2. het gebrek aan inhoudelijke relevantie of meerwaarde van de aanvraag voor het bestuur of voor het personeelslid in kwestie;

3. praktische bezwaren zoals de prioriteiten in het vormingsplan, de bestaande voorrangsregels of een te hoge prijs of geen financiële ruimte binnen het budget.
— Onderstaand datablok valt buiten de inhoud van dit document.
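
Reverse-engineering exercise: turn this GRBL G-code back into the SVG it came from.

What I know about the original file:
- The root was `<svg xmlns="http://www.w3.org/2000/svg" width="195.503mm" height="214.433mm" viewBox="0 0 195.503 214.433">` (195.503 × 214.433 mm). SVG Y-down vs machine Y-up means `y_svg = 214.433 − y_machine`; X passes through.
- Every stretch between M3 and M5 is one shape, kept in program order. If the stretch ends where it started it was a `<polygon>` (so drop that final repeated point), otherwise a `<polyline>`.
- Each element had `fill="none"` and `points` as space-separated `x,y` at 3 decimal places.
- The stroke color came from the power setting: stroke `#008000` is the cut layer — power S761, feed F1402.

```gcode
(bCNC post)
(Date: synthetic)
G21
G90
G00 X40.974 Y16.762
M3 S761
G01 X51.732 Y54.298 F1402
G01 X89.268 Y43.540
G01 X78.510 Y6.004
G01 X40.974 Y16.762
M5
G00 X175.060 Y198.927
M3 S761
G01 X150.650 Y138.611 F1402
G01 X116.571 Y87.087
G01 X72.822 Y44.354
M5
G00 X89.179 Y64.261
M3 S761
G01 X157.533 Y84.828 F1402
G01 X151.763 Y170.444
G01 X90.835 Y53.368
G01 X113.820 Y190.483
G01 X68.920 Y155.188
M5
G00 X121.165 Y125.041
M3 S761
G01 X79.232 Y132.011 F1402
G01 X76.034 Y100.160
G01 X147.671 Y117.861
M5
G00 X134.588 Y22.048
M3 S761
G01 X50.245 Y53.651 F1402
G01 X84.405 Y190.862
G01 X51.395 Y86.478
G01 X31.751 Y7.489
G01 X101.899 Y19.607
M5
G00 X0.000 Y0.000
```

Machine Y-up, SVG Y-down with viewBox height 214.433, so y_svg = 214.433 − y_machine; X carries over. Every run uses S761, so all elements get stroke `#008000` (cut).

Run 1: The run returns to its start, so emit a `<polygon>` with points (Y-flipped): 40.974,197.671 51.732,160.135 89.268,170.893 78.510,208.429.

Run 2: The run is open, so emit a `<polyline>` with points (Y-flipped): 175.060,15.506 150.650,75.822 116.571,127.346 72.822,170.079.

Run 3: The run is open, so emit a `<polyline>` with points (Y-flipped): 89.179,150.172 157.533,129.605 151.763,43.989 90.835,161.065 113.820,23.950 68.920,59.245.

Run 4: The run is open, so emit a `<polyline>` with points (Y-flipped): 121.165,89.392 79.232,82.422 76.034,114.273 147.671,96.572.

Run 5: The run is open, so emit a `<polyline>` with points (Y-flipped): 134.588,192.385 50.245,160.782 84.405,23.571 51.395,127.955 31.751,206.944 101.899,194.826.

<svg xmlns="http://www.w3.org/2000/svg" width="195.503mm" height="214.433mm" viewBox="0 0 195.503 214.433">
  <polygon points="40.974,197.671 51.732,160.135 89.268,170.893 78.510,208.429" fill="none" stroke="#008000"/>
  <polyline points="175.060,15.506 150.650,75.822 116.571,127.346 72.822,170.079" fill="none" stroke="#008000"/>
  <polyline points="89.179,150.172 157.533,129.605 151.763,43.989 90.835,161.065 113.820,23.950 68.920,59.245" fill="none" stroke="#008000"/>
  <polyline points="121.165,89.392 79.232,82.422 76.034,114.273 147.671,96.572" fill="none" stroke="#008000"/>
  <polyline points="134.588,192.385 50.245,160.782 84.405,23.571 51.395,127.955 31.751,206.944 101.899,194.826" fill="none" stroke="#008000"/>
</svg>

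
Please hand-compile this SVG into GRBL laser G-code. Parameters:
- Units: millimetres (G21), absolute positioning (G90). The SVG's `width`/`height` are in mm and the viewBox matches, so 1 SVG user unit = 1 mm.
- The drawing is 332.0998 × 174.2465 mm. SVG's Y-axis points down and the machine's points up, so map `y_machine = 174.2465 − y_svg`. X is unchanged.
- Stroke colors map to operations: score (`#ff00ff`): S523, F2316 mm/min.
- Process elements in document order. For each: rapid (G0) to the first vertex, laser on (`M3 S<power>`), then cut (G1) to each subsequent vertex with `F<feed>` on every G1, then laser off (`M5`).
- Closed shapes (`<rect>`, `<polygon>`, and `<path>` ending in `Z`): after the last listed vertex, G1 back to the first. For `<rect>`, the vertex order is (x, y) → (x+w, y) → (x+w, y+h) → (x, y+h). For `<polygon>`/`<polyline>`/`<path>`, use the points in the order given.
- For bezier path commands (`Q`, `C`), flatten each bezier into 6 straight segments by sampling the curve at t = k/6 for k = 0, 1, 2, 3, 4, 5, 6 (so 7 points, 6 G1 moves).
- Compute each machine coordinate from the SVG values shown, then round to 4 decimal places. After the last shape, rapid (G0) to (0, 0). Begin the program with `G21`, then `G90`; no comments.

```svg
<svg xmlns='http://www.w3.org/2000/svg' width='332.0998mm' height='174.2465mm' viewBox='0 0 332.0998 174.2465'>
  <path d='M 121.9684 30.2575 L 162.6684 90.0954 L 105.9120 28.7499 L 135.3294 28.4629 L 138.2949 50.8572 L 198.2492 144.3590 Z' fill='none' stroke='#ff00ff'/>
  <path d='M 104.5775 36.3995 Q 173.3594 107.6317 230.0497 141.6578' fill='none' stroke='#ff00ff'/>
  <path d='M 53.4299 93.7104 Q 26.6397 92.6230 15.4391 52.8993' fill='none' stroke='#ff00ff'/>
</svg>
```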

Als de vorming om een van deze redenen geweigerd wordt, kan in overleg met het diensthoofd en het personeelslid een geschikt alternatief aangeboden worden.

Artikel 104

Het personeelslid dat om een ernstige reden niet kan deelnemen aan een aangevraagde en toegestane vormingsactiviteit, deelt dat zonder uitstel voor de aanvang van de vormingsactiviteit mee aan zijn leidinggevende. De leidinggevende kan een ander personeelslid in de mogelijkheid stellen om de vorming te volgen.

Artikel 105

Het personeelslid dat aan een extern georganiseerde vormingsactiviteit deelneemt, geeft na afloop daarvan aan de vormingsverantwoordelijke een aanwezigheidsattest.

Artikel 106

De mate waarin het personeelslid na deelname aan vormingsactiviteiten in zijn dagelijks werk toepassing maakt van de geleerde vaardigheden of van de verworven kennis, is een element in zijn evaluatie.

Artikel 107

Het personeelslid dat op eigen initiatief deelneemt aan aangevraagde en goedgekeurde interne of externe vormingsactiviteiten krijgt daarvoor dienstvrijstelling. De periodes van afwezigheid worden gelijkgesteld met dienstactiviteit.

Als de toegestane vormingsactiviteit buiten de werkuren doorgaat, krijgt het personeelslid daarvoor eveneens compensatie.

Artikel 108

De kosten voor deelname aan niet-opgelegde maar wel toegestane vorming worden op dezelfde wijze betaald als bij verplichte vorming.